Eckenfels. Bernd B.Eckenfels at seeburger.de
Tue Apr 10 10:33:01 PDT 2007


> 	By the time you determine you need a node to fence, you do not
know what I/O it has in its pipeline.  Any I/O that > is below the
request queue can't reliably be stopped in Linux.  If that I/O goes out
after other nodes have decided the > node is gone, it is corruption.
This is why fencing has to be absolute.

Fencing does not help here, you have a race condition, and the I/O queue
is only the smallest part of the path where the IO request might get
stuck. The panic wont stop BH interrupts, nor will it stop the
controllers and switches. In fact the other node can much better "pull
the plug" with a SCSI reservation. And especially the panic might not
work in the worst state, if the node is borken.

There are essentiallly multiple problems:

A) the node is well behaving, just loses connection to part of the
storage - no fencing is needed, you just dont issue more requests and
remeber the new node state, the other nodes might recognize
recovery/replay is needed. Nobody (especially not the fencing node) can
know which part of the last IO transaction will reach the device (or
not) anyway. Thats why you have to have IO transactions with atomic
changes and integrity. Also there is no need to dequeue the last IO
request for exactly that reason - it must not be harmfull anyway.

B) the node is totally borken (memory overwrite, interrupt deadlocks,
etc). In that case the note might not notice the failure, or it might
not be able to self-fence. This is a typical case for STONIT.

C) the node is well just the heartbeat is delayed, or the overall nodes
are well and the cache is in sync, only a single disk storage fails.
Those cases should never occur (larger timeouts are only part of the
solution, a smarter quorum algorithm like provided with heartbeat or
other cluster managers is needed).
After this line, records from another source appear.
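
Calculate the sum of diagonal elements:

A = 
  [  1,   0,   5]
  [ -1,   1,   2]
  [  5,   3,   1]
3

tr(A) = 1 + 1 + 1 = 3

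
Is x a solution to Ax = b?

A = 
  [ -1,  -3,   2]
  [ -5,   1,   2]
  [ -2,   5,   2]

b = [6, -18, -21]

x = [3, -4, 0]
No

Ax = [9, -19, -26] ≠ b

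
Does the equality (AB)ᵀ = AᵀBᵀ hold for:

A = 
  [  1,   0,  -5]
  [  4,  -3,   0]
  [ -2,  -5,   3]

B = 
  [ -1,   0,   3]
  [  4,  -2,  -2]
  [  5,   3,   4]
No

(AB)ᵀ = 
  [-26, -16,  -3]
  [-15,   6,  19]
  [-17,  18,  16]

AᵀBᵀ = 
  [ -7,   0,   9]
  [-15,  16, -29]
  [ 14, -26, -13]

The two matrices differ, so (AB)ᵀ ≠ AᵀBᵀ in general. The correct identity is (AB)ᵀ = BᵀAᵀ.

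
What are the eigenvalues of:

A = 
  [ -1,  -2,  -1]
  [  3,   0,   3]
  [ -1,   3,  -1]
λ = 0, 1, -3

Characteristic polynomial: det(λI - A) = λ³ + 2λ² - 3λ
The constant term is 0, so λ = 0 is a root: p(λ) = λ(λ² + 2λ - 3)
λ² + 2λ - 3 = (λ + 3)(λ - 1)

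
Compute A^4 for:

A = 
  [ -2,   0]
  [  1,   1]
A² = A·A:
A²[1,1] = (-2)(-2) + (0)(1) = 4
A²[1,2] = (-2)(0) + (0)(1) = 0
A²[2,1] = (1)(-2) + (1)(1) = -1
A²[2,2] = (1)(0) + (1)(1) = 1
A² = 
  [  4,   0]
  [ -1,   1]

A^3 = A^2·A:
A^3[1,1] = (4)(-2) + (0)(1) = -8
A^3[1,2] = (4)(0) + (0)(1) = 0
A^3[2,1] = (-1)(-2) + (1)(1) = 3
A^3[2,2] = (-1)(0) + (1)(1) = 1
A^3 = 
  [ -8,   0]
  [  3,   1]

A^4 = A^3·A:
A^4[1,1] = (-8)(-2) + (0)(1) = 16
A^4[1,2] = (-8)(0) + (0)(1) = 0
A^4[2,1] = (3)(-2) + (1)(1) = -5
A^4[2,2] = (3)(0) + (1)(1) = 1
A^4 = 
  [ 16,   0]
  [ -5,   1]

Therefore
A^4 = 
  [ 16,   0]
  [ -5,   1]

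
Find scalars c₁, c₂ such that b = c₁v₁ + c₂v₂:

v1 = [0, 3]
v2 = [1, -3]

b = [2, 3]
c1 = 3, c2 = 2

b = 3·v1 + 2·v2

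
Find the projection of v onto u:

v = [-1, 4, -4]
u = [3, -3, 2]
proj_u(v) = [-69/22, 69/22, -23/11]

v·u = (-1)(3) + (4)(-3) + (-4)(2) = -23
u·u = (3)² + (-3)² + (2)² = 22
proj_u(v) = (v·u / u·u) × u = (-23/22) × u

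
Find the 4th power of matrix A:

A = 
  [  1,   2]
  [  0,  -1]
A^4 = 
  [  1,   0]
  [  0,   1]

A² = A·A:
A²[1,1] = (1)(1) + (2)(0) = 1
A²[1,2] = (1)(2) + (2)(-1) = 0
A²[2,1] = (0)(1) + (-1)(0) = 0
A²[2,2] = (0)(2) + (-1)(-1) = 1
A² = 
  [  1,   0]
  [  0,   1]

A^3 = A^2·A:
A^3[1,1] = (1)(1) + (0)(0) = 1
A^3[1,2] = (1)(2) + (0)(-1) = 2
A^3[2,1] = (0)(1) + (1)(0) = 0
A^3[2,2] = (0)(2) + (1)(-1) = -1
A^3 = 
  [  1,   2]
  [  0,  -1]

A^4 = A^3·A:
A^4[1,1] = (1)(1) + (2)(0) = 1
A^4[1,2] = (1)(2) + (2)(-1) = 0
A^4[2,1] = (0)(1) + (-1)(0) = 0
A^4[2,2] = (0)(2) + (-1)(-1) = 1
A^4 = 
  [  1,   0]
  [  0,   1]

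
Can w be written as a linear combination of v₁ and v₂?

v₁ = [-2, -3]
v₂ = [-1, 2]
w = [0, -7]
Yes

Form the augmented matrix and row-reduce:
[v₁|v₂|w] = 
  [ -2,  -1,   0]
  [ -3,   2,  -7]
R2 → R2 - (3/2)·R1
REF = 
  [ -2,  -1,   0]
  [  0, 7/2,  -7]

No row of the form [0 0 | nonzero], so the system is consistent. Back-substitution gives c₁ = 1, c₂ = -2: w = (1)·v₁ + (-2)·v₂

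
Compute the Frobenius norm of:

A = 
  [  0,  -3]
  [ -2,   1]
||A||_F = 3.742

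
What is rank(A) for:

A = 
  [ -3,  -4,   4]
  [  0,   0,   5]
rank(A) = 2

Row reduce:
(no row operations needed)
REF = 
  [ -3,  -4,   4]
  [  0,   0,   5]
Pivot columns: 1, 3 → 2 pivots.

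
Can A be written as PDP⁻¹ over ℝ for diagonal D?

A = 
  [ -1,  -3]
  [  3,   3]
No

tr(A) = 2, det(A) = 6
Characteristic polynomial: λ² - tr(A)λ + det(A) = λ² - 2λ + 6
λ² - 2λ + 6 = 0  ⇒  λ = (2 ± √((-2)² - 4·(6)))/2 = (2 ± √(-20))/2
  = 1 + i√5,  1 - i√5
Eigenvalues: 1 + i√5, 1 - i√5  (≈ 1 + 2.236i, 1 - 2.236i)
Has complex eigenvalues (not diagonalizable over ℝ).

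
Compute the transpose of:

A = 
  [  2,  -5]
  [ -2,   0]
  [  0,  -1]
Aᵀ = 
  [  2,  -2,   0]
  [ -5,   0,  -1]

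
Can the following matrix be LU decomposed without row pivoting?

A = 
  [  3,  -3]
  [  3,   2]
Yes.
A[1,1] = 3 ≠ 0, so Gaussian elimination proceeds without a row swap: multiplier ℓ₂₁ = (3)/(3) = 1, and U[2,2] = 2 - (1)(-3) = 5.
L = 
  [  1,   0]
  [  1,   1]
U = 
  [  3,  -3]
  [  0,   5]
Check row 2 of LU: [(1)(3), (1)(-3) + 5] = [3, 2] = row 2 of A ✓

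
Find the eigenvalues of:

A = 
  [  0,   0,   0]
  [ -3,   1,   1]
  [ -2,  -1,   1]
Characteristic polynomial: det(λI - A) = λ³ - 2λ² + 2λ
The constant term is 0, so λ = 0 is a root: p(λ) = λ(λ² - 2λ + 2)
λ² - 2λ + 2 = 0  ⇒  λ = (2 ± √((-2)² - 4·(2)))/2 = (2 ± √(-4))/2
  = 1 + i,  1 - i

λ = 0, 1 + i, 1 - i  (≈ 0, 1 + 1i, 1 - 1i)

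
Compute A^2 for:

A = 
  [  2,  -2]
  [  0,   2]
A² = A·A:
A²[1,1] = (2)(2) + (-2)(0) = 4
A²[1,2] = (2)(-2) + (-2)(2) = -8
A²[2,1] = (0)(2) + (2)(0) = 0
A²[2,2] = (0)(-2) + (2)(2) = 4
A² = 
  [  4,  -8]
  [  0,   4]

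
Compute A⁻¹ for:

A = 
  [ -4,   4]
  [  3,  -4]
det(A) = (-4)(-4) - (4)(3) = 4
For a 2×2 matrix, A⁻¹ = (1/det(A)) · [[d, -b], [-c, a]]
    = (1/4) · [[-4, -4], [-3, -4]]

A⁻¹ = 
  [  -1,   -1]
  [-3/4,   -1]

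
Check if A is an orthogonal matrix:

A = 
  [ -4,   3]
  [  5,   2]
No

AᵀA = 
  [ 41,  -2]
  [ -2,  13]
≠ I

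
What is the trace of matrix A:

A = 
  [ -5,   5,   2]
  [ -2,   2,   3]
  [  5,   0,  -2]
-5

tr(A) = -5 + 2 + -2 = -5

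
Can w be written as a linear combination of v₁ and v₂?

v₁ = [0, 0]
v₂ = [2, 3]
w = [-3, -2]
No

Form the augmented matrix and row-reduce:
[v₁|v₂|w] = 
  [  0,   2,  -3]
  [  0,   3,  -2]
R2 → R2 - (3/2)·R1
REF = 
  [  0,   2,  -3]
  [  0,   0, 5/2]

Row 2 reads [0 0 | 5/2], i.e. 0 = 5/2, so the system is inconsistent and w ∉ span{v₁, v₂}.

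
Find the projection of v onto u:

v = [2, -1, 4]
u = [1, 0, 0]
v·u = (2)(1) + (-1)(0) + (4)(0) = 2
u·u = (1)² + (0)² + (0)² = 1
proj_u(v) = (v·u / u·u) × u = (2/1) × u = (2) × u

proj_u(v) = [2, 0, 0]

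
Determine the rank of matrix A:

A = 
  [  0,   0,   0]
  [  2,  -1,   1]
Row reduce:
Swap R1 ↔ R2
REF = 
  [  2,  -1,   1]
  [  0,   0,   0]
Pivot columns: 1 → 1 pivot.

rank(A) = 1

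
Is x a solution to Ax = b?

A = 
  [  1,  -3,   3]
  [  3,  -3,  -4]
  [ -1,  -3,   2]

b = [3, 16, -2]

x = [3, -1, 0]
No

Ax = [6, 12, 0] ≠ b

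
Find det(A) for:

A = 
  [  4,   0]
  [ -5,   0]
0

For a 2×2 matrix, det = ad - bc = (4)(0) - (0)(-5) = 0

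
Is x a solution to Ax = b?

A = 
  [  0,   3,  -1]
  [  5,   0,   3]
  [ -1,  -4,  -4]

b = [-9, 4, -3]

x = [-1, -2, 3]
Yes

Ax = [-9, 4, -3] = b ✓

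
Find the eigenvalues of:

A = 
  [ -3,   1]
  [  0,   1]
λ = 1, -3

tr(A) = -2, det(A) = -3
Characteristic polynomial: λ² - tr(A)λ + det(A) = λ² + 2λ - 3
λ² + 2λ - 3 = (λ + 3)(λ - 1)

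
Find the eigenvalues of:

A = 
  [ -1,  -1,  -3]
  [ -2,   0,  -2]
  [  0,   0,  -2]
Characteristic polynomial: det(λI - A) = λ³ + 3λ² - 4
Testing integer divisors of the constant term: p(1) = 0, so (λ - 1) is a factor:
p(λ) = (λ - 1)(λ² + 4λ + 4)
λ² + 4λ + 4 = (λ + 2)²

λ = 1, -2, -2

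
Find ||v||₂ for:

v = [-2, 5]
5.385

||v||₂ = √((-2)² + (5)²) = √29 = 5.385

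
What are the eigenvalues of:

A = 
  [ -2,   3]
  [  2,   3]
λ = 4, -3

tr(A) = 1, det(A) = -12
Characteristic polynomial: λ² - tr(A)λ + det(A) = λ² - λ - 12
λ² - λ - 12 = (λ + 3)(λ - 4)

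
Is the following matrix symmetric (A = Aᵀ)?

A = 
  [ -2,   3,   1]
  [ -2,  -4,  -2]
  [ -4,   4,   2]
No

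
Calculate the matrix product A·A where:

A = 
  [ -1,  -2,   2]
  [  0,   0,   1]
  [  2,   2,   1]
A² = A·A:
A²[1,1] = (-1)(-1) + (-2)(0) + (2)(2) = 5
A²[1,2] = (-1)(-2) + (-2)(0) + (2)(2) = 6
A²[1,3] = (-1)(2) + (-2)(1) + (2)(1) = -2
A²[2,1] = (0)(-1) + (0)(0) + (1)(2) = 2
A²[2,2] = (0)(-2) + (0)(0) + (1)(2) = 2
A²[2,3] = (0)(2) + (0)(1) + (1)(1) = 1
A²[3,1] = (2)(-1) + (2)(0) + (1)(2) = 0
A²[3,2] = (2)(-2) + (2)(0) + (1)(2) = -2
A²[3,3] = (2)(2) + (2)(1) + (1)(1) = 7
A² = 
  [  5,   6,  -2]
  [  2,   2,   1]
  [  0,  -2,   7]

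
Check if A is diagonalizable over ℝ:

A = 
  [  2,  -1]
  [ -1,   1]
Yes

tr(A) = 3, det(A) = 1
Characteristic polynomial: λ² - tr(A)λ + det(A) = λ² - 3λ + 1
λ² - 3λ + 1 = 0  ⇒  λ = (3 ± √((-3)² - 4·(1)))/2 = (3 ± √(5))/2
  = (3 + √5)/2,  (3 - √5)/2
Eigenvalues: (3 + √5)/2, (3 - √5)/2  (≈ 2.618, 0.382)
The two irrational eigenvalues are distinct (simple), so each has alg. mult. = geom. mult. = 1.
Sum of geometric multiplicities equals n, so A has n independent eigenvectors.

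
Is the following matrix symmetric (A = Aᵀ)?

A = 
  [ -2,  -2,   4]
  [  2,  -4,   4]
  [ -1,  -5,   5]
No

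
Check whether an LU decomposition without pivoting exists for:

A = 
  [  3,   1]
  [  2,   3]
Yes.
A[1,1] = 3 ≠ 0, so Gaussian elimination proceeds without a row swap: multiplier ℓ₂₁ = (2)/(3) = 2/3, and U[2,2] = 3 - (2/3)(1) = 7/3.
L = 
  [  1,   0]
  [2/3,   1]
U = 
  [  3,   1]
  [  0, 7/3]
Check row 2 of LU: [(2/3)(3), (2/3)(1) + (7/3)] = [2, 3] = row 2 of A ✓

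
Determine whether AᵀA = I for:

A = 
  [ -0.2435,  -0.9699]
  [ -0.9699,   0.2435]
Yes

AᵀA = 
  [  1,   0]
  [  0,   1]
≈ I (equal to I up to the 4-dp rounding of the entries)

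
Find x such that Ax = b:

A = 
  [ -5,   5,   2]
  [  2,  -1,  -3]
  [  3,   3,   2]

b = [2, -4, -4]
Row reduce the augmented matrix [A|b]:
R2 → R2 + (2/5)·R1
R3 → R3 + (3/5)·R1
R3 → R3 - (6)·R2
REF = 
  [   -5,     5,     2,     2]
  [    0,     1, -11/5, -16/5]
  [    0,     0,  82/5,  82/5]

Back-substitution:
x₃ = (82/5) / (82/5) = 1
x₂ = (-16/5 - (-11/5)(1)) / 1 = -1
x₁ = (2 - (5)(-1) - (2)(1)) / (-5) = -1

x = [-1, -1, 1]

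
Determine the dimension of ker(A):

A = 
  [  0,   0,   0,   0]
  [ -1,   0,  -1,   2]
nullity(A) = 3

Row reduce:
Swap R1 ↔ R2
REF = 
  [ -1,   0,  -1,   2]
  [  0,   0,   0,   0]
Pivot columns: 1 → 1 pivot.
rank(A) = 1, so nullity(A) = 4 - 1 = 3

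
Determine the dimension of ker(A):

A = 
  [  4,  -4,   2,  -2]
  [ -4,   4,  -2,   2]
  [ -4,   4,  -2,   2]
nullity(A) = 3

Row reduce:
R2 → R2 + (1)·R1
R3 → R3 + (1)·R1
REF = 
  [  4,  -4,   2,  -2]
  [  0,   0,   0,   0]
  [  0,   0,   0,   0]
Pivot columns: 1 → 1 pivot.
rank(A) = 1, so nullity(A) = 4 - 1 = 3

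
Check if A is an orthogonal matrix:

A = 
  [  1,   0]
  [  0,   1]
Yes

AᵀA = 
  [  1,   0]
  [  0,   1]
= I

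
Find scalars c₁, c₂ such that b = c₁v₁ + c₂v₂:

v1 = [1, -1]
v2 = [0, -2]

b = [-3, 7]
c1 = -3, c2 = -2

b = -3·v1 + -2·v2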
That case was happenign quite often,
I guess increased timeouts make this a bit better, but cant be reliable
solved with a cluster framework which considers more thant the state of
of a single network connection.

One of the Problems OCFSv2 has is, that the condition c) happened too
often and that the condition a) is not recognizeable. And of course that
all those conditions are handled in the simplest way, with a panic which
is IMHO not really helpful for the above mention reasons.